Die Mitglieder der Familie Sander kommen und gehen im Kapitänshaus auf der Insel. Nun wohnt Hanne dort, zwei Jungs und ein Mädchen hat sie großgezogen. Ihr Mann Jens fuhr lange Zeit zur See. Irgendwann hat Hanne das Warten nicht mehr ausgehalten und Jens die Ehe. Nun beobachtet er die Vögel. Die Tochter Eske hätte die Insel verlassen können, doch ist als Altenpflegerin im einzigen Altenheim der Insel tätig. Ryckmer, der Älteste, hatte auch das Kapitänspatent, allerdings verlor er es und hilft nun auf der Fähre aus. Eine Bedingung gibt es, er muss nüchtern bleiben. Hendrik, der jüngste, ist Künstler.

Auf der kleinen Nordseeinsel kennt man sich. Zwar braucht die Fähre nur eine Stunde bis zum Festland, jedoch ist das Inselleben ein anderes. So viele Einheimische leben nicht mehr dort, dafür kommen schon die Touristen, erst eher im Sommer und nun fast während des ganzes Jahres. Früher war es im Sommer anders. Alles drehte sich um die Gäste, selbst die Kinder mussten ihren Platz räumen. Hanne war im Sommer eine andere. Inzwischen sind ihre einfachen Gästezimmer nicht mehr so gut besucht. Dafür lebt Ryckmer wieder daheim, nachdem er seinen Posten verlor. Und auch im Leben das Inselpastors ergeben sich Veränderung, die ihn nicht unbedingt begeistern.

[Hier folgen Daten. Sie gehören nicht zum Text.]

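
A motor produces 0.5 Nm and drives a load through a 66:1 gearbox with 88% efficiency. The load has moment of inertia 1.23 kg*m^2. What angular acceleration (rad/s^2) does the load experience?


tau_out = tau_motor * N * eta
= 0.5 * 66 * 0.88 = 29.04 Nm
alpha = tau_out / I = 29.04 / 1.23
= 23.6098 rad/s^2


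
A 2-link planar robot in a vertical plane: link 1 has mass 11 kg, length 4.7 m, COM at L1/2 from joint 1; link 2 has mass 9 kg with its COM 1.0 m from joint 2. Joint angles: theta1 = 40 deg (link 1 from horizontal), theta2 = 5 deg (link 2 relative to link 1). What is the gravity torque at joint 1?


Horizontal distance from joint 1 to link-1 COM:
  x_c1 = (L1/2)*cos(t1) = 2.35 * 0.766 = 1.8002 m
Horizontal distance from joint 1 to link-2 COM:
  x_c2 = L1*cos(t1) + Lc2*cos(t1+t2)
       = 4.7*0.766 + 1.0*0.7071 = 4.3075 m
tau1 = m1*g*x_c1 + m2*g*x_c2
     = 11*9.81*1.8002 + 9*9.81*4.3075
     = 194.2601 + 380.3106
     = 574.5706 Nm


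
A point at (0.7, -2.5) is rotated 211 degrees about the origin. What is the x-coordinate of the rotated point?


x' = x*cos(theta) - y*sin(theta)
cos(211 deg) = -0.8572, sin(211 deg) = -0.515
x' = 0.7 * -0.8572 - -2.5 * -0.515
= -0.6 - 1.2876
= -1.8876


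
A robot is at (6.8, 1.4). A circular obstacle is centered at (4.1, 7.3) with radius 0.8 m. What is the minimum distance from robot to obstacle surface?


center_dist = sqrt((6.8-4.1)^2 + (1.4-7.3)^2)
= sqrt(7.29 + 34.81)
= 6.4885
min_dist = center_dist - radius = 6.4885 - 0.8 = 5.6885 m


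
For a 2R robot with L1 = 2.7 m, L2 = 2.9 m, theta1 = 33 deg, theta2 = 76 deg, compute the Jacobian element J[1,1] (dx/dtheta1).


J[1,1] = -L1*sin(t1) - L2*sin(t1+t2)
= -2.7*sin(33) - 2.9*sin(109)
= -4.2125


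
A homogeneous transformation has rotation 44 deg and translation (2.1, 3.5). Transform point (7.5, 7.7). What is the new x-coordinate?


x' = cos(theta)*px - sin(theta)*py + tx
= 0.7193*7.5 - 0.6947*7.7 + 2.1
= 2.1462


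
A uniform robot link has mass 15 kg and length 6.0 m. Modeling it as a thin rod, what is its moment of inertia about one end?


I = (1/3) * m * L^2
= (1/3) * 15 * 6.0^2
= 0.333333 * 15 * 36.0
= 180.0 kg*m^2


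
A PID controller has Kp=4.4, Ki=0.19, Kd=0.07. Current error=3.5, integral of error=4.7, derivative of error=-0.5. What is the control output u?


u = Kp*e + Ki*int(e) + Kd*de/dt
= 4.4*3.5 + 0.19*4.7 + 0.07*(-0.5)
= 15.4 + 0.893 + -0.035
= 16.258


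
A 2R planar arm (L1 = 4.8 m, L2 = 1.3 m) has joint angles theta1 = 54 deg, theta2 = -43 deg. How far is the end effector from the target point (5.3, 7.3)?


End effector via forward kinematics:
x = L1*cos(t1) + L2*cos(t1+t2) = 4.0975
y = L1*sin(t1) + L2*sin(t1+t2) = 4.1313
Distance to target:
d = sqrt((5.3 - 4.0975)^2 + (7.3 - 4.1313)^2)
= sqrt(1.446 + 10.0404)
= 3.3892 m


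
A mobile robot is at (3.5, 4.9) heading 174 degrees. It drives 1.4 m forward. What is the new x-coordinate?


x_new = x0 + d*cos(theta)
= 3.5 + 1.4*cos(174)
= 3.5 + -1.3923
= 2.1077


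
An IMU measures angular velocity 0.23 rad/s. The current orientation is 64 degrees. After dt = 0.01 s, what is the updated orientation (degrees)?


delta_theta = w * dt = 0.23 * 0.01 = 0.0023 rad
= 0.1318 deg
theta_new = 64 + 0.1318 = 64.1318 deg


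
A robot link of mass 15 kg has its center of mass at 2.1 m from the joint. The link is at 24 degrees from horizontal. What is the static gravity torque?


tau = m*g*L*cos(angle)
= 15 * 9.81 * 2.1 * cos(24 deg)
= 15 * 9.81 * 2.1 * 0.9135
= 282.2992 Nm


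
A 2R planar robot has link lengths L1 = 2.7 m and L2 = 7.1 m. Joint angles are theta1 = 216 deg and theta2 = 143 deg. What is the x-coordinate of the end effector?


Convert angles to radians: theta1 = 3.7699, theta2 = 2.4958
x = L1*cos(theta1) + L2*cos(theta1+theta2)
x = -2.1843 + 7.0989
x = 4.9146


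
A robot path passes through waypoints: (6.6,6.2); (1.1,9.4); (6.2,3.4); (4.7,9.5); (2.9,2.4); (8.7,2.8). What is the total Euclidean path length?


Segment lengths:
  seg1 = sqrt((-5.5)^2 + (3.2)^2) = 6.3632
  seg2 = sqrt((5.1)^2 + (-6.0)^2) = 7.8746
  seg3 = sqrt((-1.5)^2 + (6.1)^2) = 6.2817
  seg4 = sqrt((-1.8)^2 + (-7.1)^2) = 7.3246
  seg5 = sqrt((5.8)^2 + (0.4)^2) = 5.8138
Total = 33.6579


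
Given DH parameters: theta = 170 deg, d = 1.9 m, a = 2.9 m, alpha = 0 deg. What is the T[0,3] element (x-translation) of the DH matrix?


T[0,3] = a * cos(theta)
= 2.9 * cos(170 deg)
= 2.9 * -0.9848
= -2.8559


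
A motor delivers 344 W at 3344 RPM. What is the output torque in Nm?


omega = 3344 * 2*pi/60 = 350.1829 rad/s
tau = P / omega = 344 / 350.1829
= 0.9823 Nm


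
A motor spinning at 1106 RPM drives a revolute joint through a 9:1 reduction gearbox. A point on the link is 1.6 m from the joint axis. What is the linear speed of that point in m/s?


omega_motor = 1106 * 2*pi/60 = 115.82 rad/s
omega_joint = omega_motor / 9 = 12.8689 rad/s
v = omega_joint * r = 12.8689 * 1.6
= 20.5902 m/s


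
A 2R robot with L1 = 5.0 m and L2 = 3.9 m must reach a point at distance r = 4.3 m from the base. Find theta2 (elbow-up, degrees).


cos(theta2) = (r^2 - L1^2 - L2^2) / (2*L1*L2)
cos(theta2) = (18.49 - 25.0 - 15.21) / 39.0
cos(theta2) = -0.556923
theta2 = 123.8433 degrees


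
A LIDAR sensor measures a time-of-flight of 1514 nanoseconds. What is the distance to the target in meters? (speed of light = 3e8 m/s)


tof = 1514 ns = 1.514e-06 s
dist = c * tof / 2
= 3e8 * 1.514e-06 / 2
= 227.1 m


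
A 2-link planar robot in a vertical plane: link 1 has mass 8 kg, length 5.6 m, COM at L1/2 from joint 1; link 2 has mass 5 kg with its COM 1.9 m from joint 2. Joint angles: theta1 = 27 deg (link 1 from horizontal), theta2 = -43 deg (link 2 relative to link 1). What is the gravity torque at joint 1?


Horizontal distance from joint 1 to link-1 COM:
  x_c1 = (L1/2)*cos(t1) = 2.8 * 0.891 = 2.4948 m
Horizontal distance from joint 1 to link-2 COM:
  x_c2 = L1*cos(t1) + Lc2*cos(t1+t2)
       = 5.6*0.891 + 1.9*0.9613 = 6.816 m
tau1 = m1*g*x_c1 + m2*g*x_c2
     = 8*9.81*2.4948 + 5*9.81*6.816
     = 195.7933 + 334.3265
     = 530.1198 Nm


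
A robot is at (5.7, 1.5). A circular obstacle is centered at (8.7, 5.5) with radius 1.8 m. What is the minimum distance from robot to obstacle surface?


center_dist = sqrt((5.7-8.7)^2 + (1.5-5.5)^2)
= sqrt(9.0 + 16.0)
= 5.0
min_dist = center_dist - radius = 5.0 - 1.8 = 3.2 m


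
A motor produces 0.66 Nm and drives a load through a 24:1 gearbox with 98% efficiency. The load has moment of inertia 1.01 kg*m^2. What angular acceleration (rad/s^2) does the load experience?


tau_out = tau_motor * N * eta
= 0.66 * 24 * 0.98 = 15.5232 Nm
alpha = tau_out / I = 15.5232 / 1.01
= 15.3695 rad/s^2


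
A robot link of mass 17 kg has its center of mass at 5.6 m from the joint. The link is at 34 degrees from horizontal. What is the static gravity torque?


tau = m*g*L*cos(angle)
= 17 * 9.81 * 5.6 * cos(34 deg)
= 17 * 9.81 * 5.6 * 0.829
= 774.2481 Nm


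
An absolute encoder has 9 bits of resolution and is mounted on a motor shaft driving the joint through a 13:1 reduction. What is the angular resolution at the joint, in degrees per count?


counts = 2^9 = 512
effective counts at joint = 512 * 13 = 6656
resolution = 360 / 6656
= 0.0541 deg/count


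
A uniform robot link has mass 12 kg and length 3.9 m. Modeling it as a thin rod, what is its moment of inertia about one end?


I = (1/3) * m * L^2
= (1/3) * 12 * 3.9^2
= 0.333333 * 12 * 15.21
= 60.84 kg*m^2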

Und wieder schenkt Dörte Hansen ihren Lesern einen fesselnden Roman. Das Buch atmet Nordseeluft, wobei neben der Sehnsuchtszeit des Urlaubs und des Sommers auch das Grau der anderen Jahreszeiten nicht ausgespart wird. Das Inselleben verändert sich ebenso wie das Leben im Kapitänshaus. Auch wenn sich die Beschreibungen, sehr norddeutsch dauert es eine Weile bis das erste Wort gesprochen wird, auf die Familie Sander fokussieren, so werden auch kleine Begebenheiten um die anderen Insulaner geschildert. Es ist so normal und doch so anders. Wortkarg sind sie und doch reich an Empfindungen. Kein leichtes Buch, doch sehr beeindruckend. Der Wind, die Brise, das Geschrei der Möwen, die Charaktere der Menschen sind perfekt und liebevoll gezeichnet, ohne irgendetwas zu beschönigen. Es herrscht eben nicht nur Urlaubsfeeling, sondern eben auch mal Wind und Wetter. Wenn sich Dörte Hansen eines Themas annimmt, kann man sicher sein, dass man eine anrührende Geschichte lesen darf.